Deux formidables auteurs so british et qui arrivent pourtant à renouveler le genre du thriller psychologique. Indispensable !

Merci à Nicci Gerrard et Sean French pour avoir si gentiment et si rapidement répondu à mon invitation.

Un immense merci également à Julie qui a participé activement à cet entretien en tant que traductrice de mes questions et des réponses des auteurs.

Le blog de Julie : Evasion Julivresques

Question rituelle pour démarrer mes entretiens, pouvez-vous vous définir en trois mots, juste trois ? (trois mots chacun, dans votre cas)

Sean : distrait, craintif, curieux

Nicci : petite, impatiente, insomniaque

L’écriture à deux est assez inhabituelle. Comment procédez-vous, quelle est votre méthode de travail ? Quels sont les avantages à travailler à deux sur une même histoire ?

Notre méthode de travail principale est de parler ensemble, planifier ensemble, chercher ensemble, mais nous n’avons jamais écrit ensemble. Parce que même en collaboration, mettre des mots sur une page reste une activité solitaire, privée. Lorsque l’un d’entre nous a écrit un chapitre, il l’envoie à l’autre qui peut réécrire, modifier, couper, laisser tel quel, et ensuite reprendre le flambeau.
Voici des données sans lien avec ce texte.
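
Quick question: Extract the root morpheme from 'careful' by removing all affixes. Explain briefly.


Remove suffix '-ful' from 'careful' to get root 'care'.

care


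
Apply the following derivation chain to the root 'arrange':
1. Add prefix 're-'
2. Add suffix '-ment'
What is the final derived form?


Step 1: Add prefix 're-' to 'arrange' = 'rearrange'
Step 2: Add suffix '-ment' to 'rearrange' = 'rearrangement'

rearrangement


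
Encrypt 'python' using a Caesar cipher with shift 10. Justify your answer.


Shift each letter by 10: p -> z, y -> i, t -> d, h -> r, o -> y, n -> x. Result: 'zidryx'.

zidryx


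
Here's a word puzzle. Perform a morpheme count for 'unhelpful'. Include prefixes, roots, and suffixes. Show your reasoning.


Decomposition: un- (prefix) + help (root) + -ful (suffix) = 3 morpheme(s)

3 morphemes


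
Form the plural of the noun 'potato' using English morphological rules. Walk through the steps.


Apply rule: Add -es (consonant + o). 'potato' becomes 'potatoes'.

potatoes


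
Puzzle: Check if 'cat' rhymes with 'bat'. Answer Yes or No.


Rime (stressed vowel + following sounds) of 'cat': -at = /æt/
Rime of 'bat': -at = /æt/
/æt/ and /æt/ are the same ending sound, so the words rhyme.

Yes


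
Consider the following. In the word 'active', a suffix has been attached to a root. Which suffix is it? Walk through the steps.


The word 'active' = 'act' (root) + '-ive' (suffix). The suffix is '-ive'.

ive


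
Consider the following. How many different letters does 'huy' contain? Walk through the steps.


Unique letters in 'huy': {h, u, y} = 3 distinct letters.

3


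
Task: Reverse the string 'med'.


Reverse 'med' character by character: 'dem'.

dem


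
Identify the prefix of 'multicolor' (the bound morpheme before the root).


The word 'multicolor' = 'multi' (prefix) + 'color' (root). The prefix is 'multi'.

multi


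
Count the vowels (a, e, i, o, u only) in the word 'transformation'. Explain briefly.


Vowels in 'transformation': a, o, a, i, o = 5 vowels.

5


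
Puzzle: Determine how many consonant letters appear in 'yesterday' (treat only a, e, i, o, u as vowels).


Consonants in 'yesterday': y, s, t, r, d, y = 6 consonants.

6


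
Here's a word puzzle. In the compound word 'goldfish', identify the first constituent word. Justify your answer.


Split 'goldfish' into 'gold' + 'fish'. The first part is 'gold'.

gold


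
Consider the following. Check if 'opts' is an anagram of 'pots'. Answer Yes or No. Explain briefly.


Sorted letters of 'opts': 'opst'
Sorted letters of 'pots': 'opst'
They match.

Yes


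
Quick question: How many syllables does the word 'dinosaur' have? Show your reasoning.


Break 'dinosaur' into syllables: di-no-saur -> di | no | saur = 3 syllables

3 syllables


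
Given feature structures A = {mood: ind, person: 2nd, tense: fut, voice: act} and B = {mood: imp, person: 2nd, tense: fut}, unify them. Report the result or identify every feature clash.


Compare features:
mood: A=ind vs B=imp -> CLASH
person: A=2nd vs B=2nd -> unified: 2nd
tense: A=fut vs B=fut -> unified: fut
voice: A=act vs B=_ -> unified: act
Clash detected on feature 'mood' (ind vs imp); unification fails.

CLASH on 'mood' (ind vs imp)


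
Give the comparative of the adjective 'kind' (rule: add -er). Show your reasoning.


Apply comparative formation (add -er): 'kind' -> 'kinder'.

kinder


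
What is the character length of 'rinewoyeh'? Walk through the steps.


Spell out 'rinewoyeh' and number each letter: r(1), i(2), n(3), e(4), w(5), o(6), y(7), e(8), h(9). Total: 9 letters.

9


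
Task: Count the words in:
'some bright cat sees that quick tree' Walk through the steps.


Split into words: some | bright | cat | sees | that | quick | tree = 7 words.

7


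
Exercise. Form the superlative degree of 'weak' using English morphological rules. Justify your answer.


Apply superlative formation (add -est): 'weak' -> 'weakest'.

weakest


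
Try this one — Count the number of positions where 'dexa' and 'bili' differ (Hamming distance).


Alignment:
Position 1: 'd' vs 'b' = DIFFER
Position 2: 'e' vs 'i' = DIFFER
Position 3: 'x' vs 'l' = DIFFER
Position 4: 'a' vs 'i' = DIFFER
Total differences: 4

4


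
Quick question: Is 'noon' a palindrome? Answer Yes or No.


Forward: 'noon'
Reversed: 'noon'
They are identical.

Yes


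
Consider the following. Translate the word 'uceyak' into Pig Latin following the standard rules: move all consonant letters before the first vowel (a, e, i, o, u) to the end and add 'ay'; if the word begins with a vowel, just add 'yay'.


'uceyak' starts with a vowel, so add 'yay': 'uceyakyay'.

uceyakyay


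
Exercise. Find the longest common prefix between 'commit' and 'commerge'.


Compare from the start: 4 characters match: 'comm'. Mismatch at position 5: 'i' vs 'e'.

comm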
Puis, quand le livre est entièrement terminé, nous révisons l’ensemble du livre, l’un après l’autre.

C’est avantageux d’être deux personnes travaillant sur une histoire, tout comme c’est utile d’être deux personnes travaillant ensemble à la construction d’une machine. Plus important encore, nous avons le sentiment que lorsque nous collaborons, nous nous libérons pour écrire d’une manière que nous n’avons pas – ou ne pouvons pas avoir – individuellement. (Séparément , nous sommes des écrivains très différents).

On pourrait appliquer une expression à ce phénomène : la ‘folie à deux’, dans laquelle deux personnes se stimulent l’une l’autre à commettre des crimes beaucoup plus graves que chacune seule. Nous sommes exactement comme ça, sauf qu’il s’agit de livres plutôt que de crimes .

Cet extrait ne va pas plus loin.